En los últimos 20 años, el Perú ha incrementado sus ingresos per cápita en un 356%, ha reducido la pobreza del 48% al 22% mientras reducía su coeficiente de Gini (desigualdad económica), se han integrado millones de pequeños agricultores y artesanos a los mercados, se han desarrollado nuevos sectores productivos y somos actores del mercado global de múltiples bienes y materias primas.

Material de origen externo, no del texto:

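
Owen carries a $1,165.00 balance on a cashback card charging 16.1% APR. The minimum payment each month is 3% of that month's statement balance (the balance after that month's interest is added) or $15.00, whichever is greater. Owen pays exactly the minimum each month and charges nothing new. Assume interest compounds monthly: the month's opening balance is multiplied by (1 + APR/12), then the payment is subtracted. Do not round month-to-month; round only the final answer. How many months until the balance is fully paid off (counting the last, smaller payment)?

94 months

Monthly rate r = 16.1%/12 = 1.34167% = 0.0134167.
While 3% of the post-interest balance exceeds $15.00, each month B ← (B·(1+r))·(1 − 0.03), i.e. B shrinks by the factor (1+r)·0.97 = 0.98301.
This holds for months 1–51. Entering month 52 the balance is $486.27; 3% of the post-interest balance is now below $15.00, so the flat $15.00 minimum applies from here.
From month 52 a fixed $15.00 at rate r clears $486.27 in 43 more payments. Total: 51 + 43 = 94 months.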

Nada de ello ha servido, lamentablemente, para que la lucha por el poder sea por “mejorar” nuestra situación. En lugar de aprovechar las mejoras económicas y sociales, la consigna política es comparativa: a falta de ideas y agendas, demostrar que la competencia es peor que el diablo en campaña. Y claro, después de una guerra tan hepática y ponzoñosa, el espacio para acuerdos es casi nulo. Recordemos sino los quinquenios de Alejandro Toledo (con Alan García sugiriendo su vacancia), García (con Ollanta Humala promoviendo su destitución), Humala (múltiples crisis políticas), y el quinquenio PPK-Vizcarra como resumen de lo mismo.
¿De estas crisis pueden derivar mejores o peores tiempos? La historia apunta a lo segundo. La inestabilidad política perpetua es una carta de invitación al orden, no institucional, sino personalísimo. Ese es hoy nuestro riesgo.